Jean Baudrillard. Je ne me suis jamais intéressé à l'architecture, je n'ai pas de sentiment spécifique à son sujet. Je me suis intéressé à l'espace, oui, et à tout ce qui dans les objets dits « construits » me rend le vertige de l'espace. Ce sont plutôt des édifices tels que Beaubourg, le World Trade Center, Biosphère 2 qui me passionnent, c'est-à-dire des objets singuliers, mais qui ne sont pas exactement pour moi des merveilles architecturales. Ce n'était pas le sens architectural de ces bâtiments qui me captivait, mais le monde qu'ils traduisaient. Si je prends la vérité d'un édifice comme celui des deux tours du World Trade Center, à cet endroit-là l'architecture exprime, signifie, traduit dans une sorte de forme pleine, édifiée, le contexte d'une société où effectivement se dessine déjà une époque hyper-réelle. Ces deux tours ont l'air de deux bandes perforées. Aujourd'hui, on dirait sans doute qu'elles se clonent l'une l'autre, qu'elles sont déjà dans le clonage. Est-ce qu'elles étaient une anticipation de notre temps ? Est-ce que l'architecte est donc non pas dans la réalité, mais dans la fiction d'une société, dans l'illusion anticipatrice ? Ou bien est-ce que l'architecte traduit tout simplement ce qui est déjà là ? C'est pourquoi je t'ai posé la question : « Est-ce qu'il y a une vérité de l'architecture », au sens où il y aurait une destination supra-sensible de l'architecture et de l'espace ?

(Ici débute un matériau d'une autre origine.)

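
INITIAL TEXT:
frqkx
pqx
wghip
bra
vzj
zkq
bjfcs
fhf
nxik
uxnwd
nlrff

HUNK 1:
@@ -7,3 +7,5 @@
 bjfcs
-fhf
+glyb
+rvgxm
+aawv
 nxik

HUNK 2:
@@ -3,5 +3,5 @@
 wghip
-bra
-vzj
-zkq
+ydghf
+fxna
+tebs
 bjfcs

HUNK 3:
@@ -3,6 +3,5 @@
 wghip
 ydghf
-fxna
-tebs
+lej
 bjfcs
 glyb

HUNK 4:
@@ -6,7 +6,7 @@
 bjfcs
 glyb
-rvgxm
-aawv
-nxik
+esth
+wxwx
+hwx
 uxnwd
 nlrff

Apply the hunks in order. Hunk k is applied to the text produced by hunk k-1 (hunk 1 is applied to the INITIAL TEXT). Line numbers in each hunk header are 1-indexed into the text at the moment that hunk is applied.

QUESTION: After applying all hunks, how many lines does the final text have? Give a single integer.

Answer: 12

Derivation:
Hunk 1: at line 7 remove [fhf] add [glyb,rvgxm,aawv] -> 13 lines: frqkx pqx wghip bra vzj zkq bjfcs glyb rvgxm aawv nxik uxnwd nlrff
Hunk 2: at line 3 remove [bra,vzj,zkq] add [ydghf,fxna,tebs] -> 13 lines: frqkx pqx wghip ydghf fxna tebs bjfcs glyb rvgxm aawv nxik uxnwd nlrff
Hunk 3: at line 3 remove [fxna,tebs] add [lej] -> 12 lines: frqkx pqx wghip ydghf lej bjfcs glyb rvgxm aawv nxik uxnwd nlrff
Hunk 4: at line 6 remove [rvgxm,aawv,nxik] add [esth,wxwx,hwx] -> 12 lines: frqkx pqx wghip ydghf lej bjfcs glyb esth wxwx hwx uxnwd nlrff
Final line count: 12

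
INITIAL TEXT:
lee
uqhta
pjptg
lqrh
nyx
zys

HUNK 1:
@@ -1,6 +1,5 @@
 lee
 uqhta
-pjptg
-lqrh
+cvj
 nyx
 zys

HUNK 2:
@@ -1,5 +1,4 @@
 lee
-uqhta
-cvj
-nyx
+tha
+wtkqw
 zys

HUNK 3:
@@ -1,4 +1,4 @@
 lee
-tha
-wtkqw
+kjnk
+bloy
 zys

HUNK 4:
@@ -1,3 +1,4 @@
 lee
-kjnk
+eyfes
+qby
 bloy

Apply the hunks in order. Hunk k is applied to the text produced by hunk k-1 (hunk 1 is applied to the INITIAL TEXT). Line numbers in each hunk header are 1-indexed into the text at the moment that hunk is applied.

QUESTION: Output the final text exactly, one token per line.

Answer: lee
eyfes
qby
bloy
zys

Derivation:
Hunk 1: at line 1 remove [pjptg,lqrh] add [cvj] -> 5 lines: lee uqhta cvj nyx zys
Hunk 2: at line 1 remove [uqhta,cvj,nyx] add [tha,wtkqw] -> 4 lines: lee tha wtkqw zys
Hunk 3: at line 1 remove [tha,wtkqw] add [kjnk,bloy] -> 4 lines: lee kjnk bloy zys
Hunk 4: at line 1 remove [kjnk] add [eyfes,qby] -> 5 lines: lee eyfes qby bloy zys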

Jean Nouvel. Avant de répondre à ta question, je voudrais dire que ce dialogue est une occasion exceptionnelle de parler de l'architecture en d'autres termes que ceux dont on use d'habitude. Je considère, tu le sais, que tu es l'intellectuel qui assume sa fonction actuellement. Autrement dit, par rapport à toutes les questions qui dérangent, par rapport à toutes les vraies questions, tu as des assertions, des questionnements qui sont ceux que personne ne veut entendre. Je ne sais pas si je peux arriver, ce soir, à provoquer des assertions dans un domaine que tu prétends ne pas connaître, qui t'intéresse peu, mais je vais essayer. J'ai un peu reparcouru tes livres ces derniers temps, et j'ai eu la satisfaction de constater que tu n'avais jamais autant parlé d'architecture que dans un certain entretien, réalisé il y a maintenant douze ans, entre nous. C'est là où j'ai trouvé le plus de choses qui correspondent à une pensée sur l'architecture, au-delà de tes écrits sur New York ou sur Beaubourg. J'ai noté quelques-unes de tes réflexions sur les monstres que représentent les grands projets et sur certaines prises de position radicales qui sont de nature à nous poser un bon nombre de questions.

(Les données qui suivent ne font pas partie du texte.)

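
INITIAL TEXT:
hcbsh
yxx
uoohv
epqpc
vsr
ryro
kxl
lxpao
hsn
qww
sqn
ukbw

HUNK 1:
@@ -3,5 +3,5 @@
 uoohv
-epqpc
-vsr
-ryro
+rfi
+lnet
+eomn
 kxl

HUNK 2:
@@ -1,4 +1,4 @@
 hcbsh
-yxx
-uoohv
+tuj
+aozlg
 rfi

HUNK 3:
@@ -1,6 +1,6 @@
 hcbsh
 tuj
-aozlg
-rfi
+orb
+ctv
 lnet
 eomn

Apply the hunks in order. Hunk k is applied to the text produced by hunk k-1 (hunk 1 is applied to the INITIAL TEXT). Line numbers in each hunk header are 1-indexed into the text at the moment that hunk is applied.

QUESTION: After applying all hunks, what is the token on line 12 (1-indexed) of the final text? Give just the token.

Answer: ukbw

Derivation:
Hunk 1: at line 3 remove [epqpc,vsr,ryro] add [rfi,lnet,eomn] -> 12 lines: hcbsh yxx uoohv rfi lnet eomn kxl lxpao hsn qww sqn ukbw
Hunk 2: at line 1 remove [yxx,uoohv] add [tuj,aozlg] -> 12 lines: hcbsh tuj aozlg rfi lnet eomn kxl lxpao hsn qww sqn ukbw
Hunk 3: at line 1 remove [aozlg,rfi] add [orb,ctv] -> 12 lines: hcbsh tuj orb ctv lnet eomn kxl lxpao hsn qww sqn ukbw
Final line 12: ukbw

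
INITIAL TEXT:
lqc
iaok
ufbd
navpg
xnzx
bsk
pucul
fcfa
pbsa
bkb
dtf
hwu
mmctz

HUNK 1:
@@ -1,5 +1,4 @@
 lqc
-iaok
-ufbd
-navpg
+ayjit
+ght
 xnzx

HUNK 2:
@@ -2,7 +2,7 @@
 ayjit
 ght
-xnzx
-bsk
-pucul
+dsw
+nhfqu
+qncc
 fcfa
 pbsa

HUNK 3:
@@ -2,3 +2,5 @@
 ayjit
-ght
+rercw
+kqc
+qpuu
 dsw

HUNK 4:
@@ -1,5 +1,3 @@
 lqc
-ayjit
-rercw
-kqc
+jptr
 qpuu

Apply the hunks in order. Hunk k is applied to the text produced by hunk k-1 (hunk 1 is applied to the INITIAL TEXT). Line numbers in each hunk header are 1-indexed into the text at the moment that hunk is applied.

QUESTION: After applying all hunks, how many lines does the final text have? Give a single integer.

Answer: 12

Derivation:
Hunk 1: at line 1 remove [iaok,ufbd,navpg] add [ayjit,ght] -> 12 lines: lqc ayjit ght xnzx bsk pucul fcfa pbsa bkb dtf hwu mmctz
Hunk 2: at line 2 remove [xnzx,bsk,pucul] add [dsw,nhfqu,qncc] -> 12 lines: lqc ayjit ght dsw nhfqu qncc fcfa pbsa bkb dtf hwu mmctz
Hunk 3: at line 2 remove [ght] add [rercw,kqc,qpuu] -> 14 lines: lqc ayjit rercw kqc qpuu dsw nhfqu qncc fcfa pbsa bkb dtf hwu mmctz
Hunk 4: at line 1 remove [ayjit,rercw,kqc] add [jptr] -> 12 lines: lqc jptr qpuu dsw nhfqu qncc fcfa pbsa bkb dtf hwu mmctz
Final line count: 12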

Si on essaie de parler d'architecture en tant que limite - et c'est bien ce qui m'intéresse -, c'est en se situant toujours sur cette frange du savoir et du non-savoir. C'est bien celle-là, l'aventure de l'architecte. Et cette aventure, elle se situe dans un monde qui est réel, dans un monde qui implique un consensus. Tu dis, quelque part, que pour qu'il y ait séduction il faut qu'il y ait consensus. Or, le métier de l'architecte est un métier qui, par la force des choses, tourne autour du mode de séduction. L'architecte est dans une situation très particulière, il n'est pas un artiste au sens traditionnel, ce n'est pas quelqu'un qui médite devant sa feuille blanche, ce n'est pas quelqu'un qui travaille devant sa toile, je le compare souvent au réalisateur de cinéma parce que nous avons à peu près les mêmes contraintes, on se met dans une situation où l'on doit produire, dans un temps précis, avec un budget donné et pour des personnes données, un objet. Et l'on travaille avec une équipe. On est dans une situation où l'on va être censuré, de façon directe ou indirecte, au nom de la sécurité, au nom du fric, au nom même d'une censure qui est avouée. On a, dans notre métier, des censeurs professionnels. Un architecte des bâtiments de France, on pourrait l'appeler « censeur des bâtiments de France ». C'est exactement la même chose. On se situe dans un terrain qui est borné, limité.